Выбрать главу

Ельник был мрачноват и сыр, однако и тут закипала весенняя жизнь, наполняя воздух запахами проснувшейся земли и трелями спорящих между собой за самок пичуг. Новая зелень, опричь не меняющих цвета мха и брусники, только ещё пробивалась из лесной подстилки, но на опушке в молодом осиннике Пётр Алексеевич набрёл на уже расцветшую ветреницу, густо обсыпавшую бурую подкладку прелого опада. Нежные лепестки были не белыми, а слегка лиловыми, какого-то редкого, невиданного оттенка. Пётр Алексеевич наклонился, погладил цветок пальцами – один, другой, третий – и обрадовался. Рядом свежо зеленел чистотел – этому и зима нипочём.
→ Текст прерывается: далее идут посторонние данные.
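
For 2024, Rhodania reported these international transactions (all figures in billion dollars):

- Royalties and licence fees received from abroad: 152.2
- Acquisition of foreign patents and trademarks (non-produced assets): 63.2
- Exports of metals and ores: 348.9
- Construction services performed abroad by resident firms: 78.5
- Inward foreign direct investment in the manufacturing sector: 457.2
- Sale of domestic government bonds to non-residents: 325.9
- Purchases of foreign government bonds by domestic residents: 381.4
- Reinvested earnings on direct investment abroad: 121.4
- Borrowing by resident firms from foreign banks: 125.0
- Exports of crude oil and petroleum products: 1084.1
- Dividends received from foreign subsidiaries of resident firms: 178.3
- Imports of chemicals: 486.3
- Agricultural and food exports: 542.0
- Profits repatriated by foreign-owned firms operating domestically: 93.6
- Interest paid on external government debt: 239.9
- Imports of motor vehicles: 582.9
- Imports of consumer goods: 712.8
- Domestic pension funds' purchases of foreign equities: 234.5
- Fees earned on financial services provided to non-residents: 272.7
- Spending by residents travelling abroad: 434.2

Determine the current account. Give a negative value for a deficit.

Goods: 348.9 - 712.8 - 486.3 + 1084.1 + 542.0 - 582.9 = 193.0
Services: 272.7 + 152.2 - 434.2 + 78.5 = 69.2
Primary income: 121.4 - 93.6 + 178.3 - 239.9 = -33.8
Current account = 193.0 + 69.2 + (-33.8) = 228.4
(Excluded from the current account — capital account: acquisition of foreign patents and trademarks (non-produced assets) 63.2; financial account: inward foreign direct investment in the manufacturing sector 457.2, sale of domestic government bonds to non-residents 325.9, purchases of foreign government bonds by domestic residents 381.4, borrowing by resident firms from foreign banks 125.0, domestic pension funds' purchases of foreign equities 234.5.)

228.4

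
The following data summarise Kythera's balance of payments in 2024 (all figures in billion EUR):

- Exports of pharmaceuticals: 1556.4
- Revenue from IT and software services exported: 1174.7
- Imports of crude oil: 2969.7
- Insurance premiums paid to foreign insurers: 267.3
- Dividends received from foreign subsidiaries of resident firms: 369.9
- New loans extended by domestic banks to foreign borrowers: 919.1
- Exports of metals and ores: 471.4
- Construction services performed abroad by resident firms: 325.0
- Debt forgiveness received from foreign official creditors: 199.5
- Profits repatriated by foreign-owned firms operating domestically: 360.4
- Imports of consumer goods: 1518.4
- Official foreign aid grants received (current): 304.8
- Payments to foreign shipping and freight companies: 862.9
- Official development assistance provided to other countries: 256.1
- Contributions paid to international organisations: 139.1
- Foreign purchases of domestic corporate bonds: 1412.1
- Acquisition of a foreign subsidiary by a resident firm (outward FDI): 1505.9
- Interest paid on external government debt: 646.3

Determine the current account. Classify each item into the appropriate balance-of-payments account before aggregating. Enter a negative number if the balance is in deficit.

-2818.0

Goods: 471.4 - 2969.7 - 1518.4 + 1556.4 = -2460.3
Services: 325.0 - 267.3 - 862.9 + 1174.7 = 369.5
Primary income: -360.4 + 369.9 - 646.3 = -636.8
Secondary income: -256.1 - 139.1 + 304.8 = -90.4
Current account = (-2460.3) + 369.5 + (-636.8) + (-90.4) = -2818.0
(Excluded from the current account — financial account: new loans extended by domestic banks to foreign borrowers 919.1, foreign purchases of domestic corporate bonds 1412.1, acquisition of a foreign subsidiary by a resident firm (outward FDI) 1505.9; capital account: debt forgiveness received from foreign official creditors 199.5.)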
Потом в осиннике ему повстречался дуб, раскидистый и крепкий. Его обильная прошлогодняя листва шуршала под ногами. Дуб был кряжист и мускулист, как бывалый атлет – впрочем, все деревья в лесу имели заслуги, и весна уже готовилась каждую вершину увенчать зелёным венком…

Петру Алексеевичу было хорошо здесь, в этом оживающем лесу, среди набухающих и лопающихся от избытка тихой силы почек, среди тёмных еловых крон, бородатого лишайника и звучной птичьей болтовни, не умолкающей ни на миг. Он был здесь не один – и пусть лесная живность не спешила показаться на глаза, пусть осторожничала и таилась – ведь и от волка таятся заяц и барсук, – пусть он не был для леса и его обитателей своим, каким был тот же волк, но и чужим себя он здесь не чувствовал определённо.

К машине Пётр Алексеевич вернулся первым, так и не сняв ни разу с плеча ружьё. Вскоре показался и Цукатов. Вернее, сначала шёлковой, пятнистой чёрно-белой пулей подлетел Брос, исполнил, ласкаясь, у ног Петра Алексеевича восторженный танец, а после вышел из чащобы и хозяин.

– Нет рябчика, – сказал Цукатов. – Откликнулся два раза, а на глаза не показался.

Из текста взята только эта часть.